No existen quizás dos cosas más abismales que el amor a conciencia y una borrachera lúcida. Andreas es un peregrino que va pulseando con la esperanza y el ocaso. Ni siquiera el consuelo de un otro carnal latiendo a su lado, puede cerrar su herida metafísica. Aquella tristitia post coitum que dilucidó el genio latino, se manifiesta en Andreas y el autor la expone con cruda ironía:
“Ya no sabían que hacer el uno con el otro, después de haber malgastado frívolamente la vivencia esencial entre hombre y mujer. Así que se decidieron por la solución que les es dada a las gentes de nuestros días cuando no saber qué hacer: ir al cine”.
Andreas Kartak, hombre de honor, sabe que no podrá devolver jamás esa suma, pero el deber se hace patente en su conciencia. Sabe que lleva su tesoro en vasijas de barro y se hace eco en su corazón, aquella queja paulina, tan humana, que reza: “no hago lo que quiero, sino lo que aborrezco”. (Rom. 7,15).
En una breve columna publicada en Democultura , Ignacio Pou afirma que no hay en todo el relato, una reprobación del autor a la liviandad del santo borracho; no es así y quedó ya evidenciado en nuestras citas. Sí es verdad, que su juicio no es nunca condenatorio y siempre despunta en él una latente promesa de rescate. La novela de Roth encarna una teología de la redención. Redimir significa “rescatar a un precio” y ese precio, no se mide en francos sino en los ángeles que en el camino, salen al encuentro de las almas desgraciadas. Luego de perderse en mil sitios, luego de apresar la suma de la promesa y que ésta vuelva a esfumársele como arena entre los dedos, en el final del relato, Andreas, abrumado entre los sueños delirantes de la absenta, se topa con una niña vestida de azul celeste, de un azul como de cielo en los días bendecidos:
– ¿Cómo te llamas? – preguntó Andreas.
– Teresa.
– ¡Ah! –exclamó Andreas-, ¿esto es realmente encantador! No creí que una santa tan pequeña y a la vez tan grande, una acreedora tan pequeña y tan grande me dispensara el honor de venir a buscarme, después de que durante tanto tiempo no hubiese acudido a ella.

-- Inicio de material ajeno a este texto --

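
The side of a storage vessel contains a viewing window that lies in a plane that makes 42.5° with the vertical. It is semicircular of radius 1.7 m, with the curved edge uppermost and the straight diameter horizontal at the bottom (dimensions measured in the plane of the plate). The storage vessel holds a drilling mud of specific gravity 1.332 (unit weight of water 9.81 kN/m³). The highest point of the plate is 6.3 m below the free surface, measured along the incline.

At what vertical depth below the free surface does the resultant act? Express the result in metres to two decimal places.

γ = 1.332 × 9.81 = 13.06692 kN/m³.
The plate makes 42.5° with the vertical, i.e. θ = 90° − 42.5° = 47.5° to the horizontal. Measuring y along the incline from the free-surface line, vertical depth h = y·sinθ with sinθ = 0.737277.
The centroid lies 4r/(3π) = 0.721502 m above the diameter, so r − 4r/(3π) = 1.7 − 0.721502 = 0.978498 m below the topmost point, so y_c = 6.3 + 0.978498 = 7.2785 m and h_c = 7.2785 × 0.737277 = 5.36627 m.
A = πr²/2 = π × 1.7²/2 = 4.5396 m².
Resultant F = γ·h_c·A = 13.06692 × 5.36627 × 4.5396 = 318.32 kN.
I_c = (π/8 − 8/(9π))·r⁴ = 0.109757 × 1.7⁴ = 0.916701 m⁴.
Centre of pressure: y_p = y_c + I_c/(y_c·A) = 7.2785 + 0.916701/(7.2785 × 4.5396) = 7.2785 + 0.0277439 = 7.30624 m along the plane.
Vertically, h_p = y_p·sinθ = 7.30624 × 0.737277 = 5.38672 m.

h_p = 5.39 m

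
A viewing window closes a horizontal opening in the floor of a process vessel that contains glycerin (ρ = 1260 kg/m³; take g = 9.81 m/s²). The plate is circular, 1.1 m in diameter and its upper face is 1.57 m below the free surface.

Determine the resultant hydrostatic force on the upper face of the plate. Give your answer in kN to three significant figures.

γ = ρg = 1260 × 9.81 / 1000 = 12.3606 kN/m³.
The plate is horizontal, so pressure is uniform at p = γ·h = 12.3606 × 1.57 = 19.4061 kN/m².
A = π(0.55)² = 0.950332 m².
F = p·A = 19.4061 × 0.950332 = 18.4422 kN.

F ≈ 18.4 kN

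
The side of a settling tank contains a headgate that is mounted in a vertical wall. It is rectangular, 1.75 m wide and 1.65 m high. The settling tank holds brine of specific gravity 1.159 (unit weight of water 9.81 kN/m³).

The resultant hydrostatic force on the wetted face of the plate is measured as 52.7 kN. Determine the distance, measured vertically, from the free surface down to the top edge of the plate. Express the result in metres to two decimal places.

γ = 1.159 × 9.81 = 11.36979 kN/m³.
A = 1.75 × 1.65 = 2.8875 m².
From F = γ·h_c·A, the centroid depth is h_c = 52.7/(11.36979 × 2.8875) = 1.60523 m.
The centroid lies 1.65/2 = 0.825 m below the top edge, so the top edge sits at h_top = 1.60523 − 0.825 = 0.78023 m below the surface.

d_top ≈ 0.78 m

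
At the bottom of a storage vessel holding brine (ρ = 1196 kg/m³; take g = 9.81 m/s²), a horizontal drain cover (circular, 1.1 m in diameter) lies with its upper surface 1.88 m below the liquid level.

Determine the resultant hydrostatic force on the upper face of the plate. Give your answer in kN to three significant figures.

γ = ρg = 1196 × 9.81 / 1000 = 11.73276 kN/m³.
The plate is horizontal, so pressure is uniform at p = γ·h = 11.73276 × 1.88 = 22.0576 kN/m².
A = π(0.55)² = 0.950332 m².
F = p·A = 22.0576 × 0.950332 = 20.962 kN.

F ≈ 21.0 kN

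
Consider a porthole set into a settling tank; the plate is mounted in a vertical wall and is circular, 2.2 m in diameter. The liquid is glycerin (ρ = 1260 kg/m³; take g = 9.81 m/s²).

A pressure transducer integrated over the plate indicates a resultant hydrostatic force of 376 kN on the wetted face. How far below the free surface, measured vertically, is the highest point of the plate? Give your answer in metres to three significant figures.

d_top ≈ 6.90 m

γ = ρg = 1260 × 9.81 / 1000 = 12.3606 kN/m³.
A = π(1.1)² = 3.80133 m².
From F = γ·h_c·A, the centroid depth is h_c = 376/(12.3606 × 3.80133) = 8.00226 m.
The centroid is at the centre, 1.1 m below the top of the plate, so the highest point sits at h_top = 8.00226 − 1.1 = 6.90226 m below the surface.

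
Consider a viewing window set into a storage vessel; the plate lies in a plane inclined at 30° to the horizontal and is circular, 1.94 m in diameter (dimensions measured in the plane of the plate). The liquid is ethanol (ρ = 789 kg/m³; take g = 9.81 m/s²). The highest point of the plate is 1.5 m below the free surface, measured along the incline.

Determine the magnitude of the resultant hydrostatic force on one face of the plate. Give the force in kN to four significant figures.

F ≈ 28.26 kN

γ = ρg = 789 × 9.81 / 1000 = 7.74009 kN/m³.
Let θ = 30° be the plate's angle to the horizontal; measure y along the incline from where the plane meets the free surface. Vertical depth h = y·sinθ with sinθ = 0.500000.
The centroid is at the centre, 0.97 m below the top of the plate, so y_c = 1.5 + 0.97 = 2.47 m and h_c = 2.47 × 0.500000 = 1.235 m.
A = π(0.97)² = 2.95592 m².
Resultant F = γ·h_c·A = 7.74009 × 1.235 × 2.95592 = 28.2557 kN.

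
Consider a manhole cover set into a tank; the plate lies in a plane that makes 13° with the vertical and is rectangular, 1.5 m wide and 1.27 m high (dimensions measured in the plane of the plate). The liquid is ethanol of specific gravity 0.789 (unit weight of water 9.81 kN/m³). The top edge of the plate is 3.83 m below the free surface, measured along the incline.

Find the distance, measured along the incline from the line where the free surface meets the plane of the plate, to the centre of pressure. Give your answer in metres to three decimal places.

γ = 0.789 × 9.81 = 7.74009 kN/m³.
The plate makes 13° with the vertical, i.e. θ = 90° − 13° = 77° to the horizontal. Measuring y along the incline from the free-surface line, vertical depth h = y·sinθ with sinθ = 0.974370.
The centroid lies 1.27/2 = 0.635 m below the top edge, so y_c = 3.83 + 0.635 = 4.465 m and h_c = 4.465 × 0.974370 = 4.35056 m.
A = 1.5 × 1.27 = 1.905 m².
Resultant F = γ·h_c·A = 7.74009 × 4.35056 × 1.905 = 64.1484 kN.
I_c = b·h³/12 = 1.5 × 1.27³/12 = 0.256048 m⁴.
Centre of pressure: y_p = y_c + I_c/(y_c·A) = 4.465 + 0.256048/(4.465 × 1.905) = 4.465 + 0.0301027 = 4.4951 m along the plane.

y_p = 4.495 m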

– No sé de qué me está hablando –dijo la jovencita bastante confusa.
– En ello reside precisamente tu delicadeza – contestó Andreas. […] Hace tiempo que te adeudo doscientos francos, pero no me ha sido posible devolvértelos santa jovencita.
– Usted no me adeuda dinero alguno. Pero aquí en el bolsillo llevo un poco de dinero, tómelo y váyase, que mis padres llegarán de un momento a otro. Y al decirlo, le entregó un billete de cien francos.

Una vez más el milagro vuelve a reeditarse, pero ya no hay tiempo, o quizás se inaugura otro tiempo, el “no tiempo” de la eternidad. Andreas Kartak vuelve al bar junto a Woitech, su compañero de rondas etílicas y cae desplomado ante la mirada de todos, incluso de Teresa, que nunca dejó de mirarlo. El genio de Roth, se patenta en este punto del relato en todo su esplendor:
“Como quiera que allí cerca no había médico ni farmacia, lo llevaron a la capilla, concretamente a la sacristía, porque, al fin y al cabo, los curas entienden algo de los moribundos y de la muerte…”.
Esa es la clave del relato: el mal se resuelve en sede espiritual, pues hay otra sed, la sed de la que el Señor le habló a la mujer samaritana, la sed sobrenatural de la que son conscientes los hombres lúcidos o mejor aún, los iluminados por la gracia, y creemos que eso era Roth, incluso en el infierno de sus penas inconfesables. La voz de “Andreas-Joseph” se hace una con la de los desterrados de esta vida:
“Denos Dios a todos nosotros, bebedores, tan liviana y hermosa muerte”.
Joseph Roth murió en 1939. Se descompensó en un Café de París, al igual que el personaje de su novela. El Imperio austro-húngaro, aquel verdadero Katejon geopolítico, había sido reducido a cenizas algunos años antes y en Europa corrían rumores de una nueva guerra. Quizás Roth no murió, sino que se durmió livianamente en la promesa de la redención.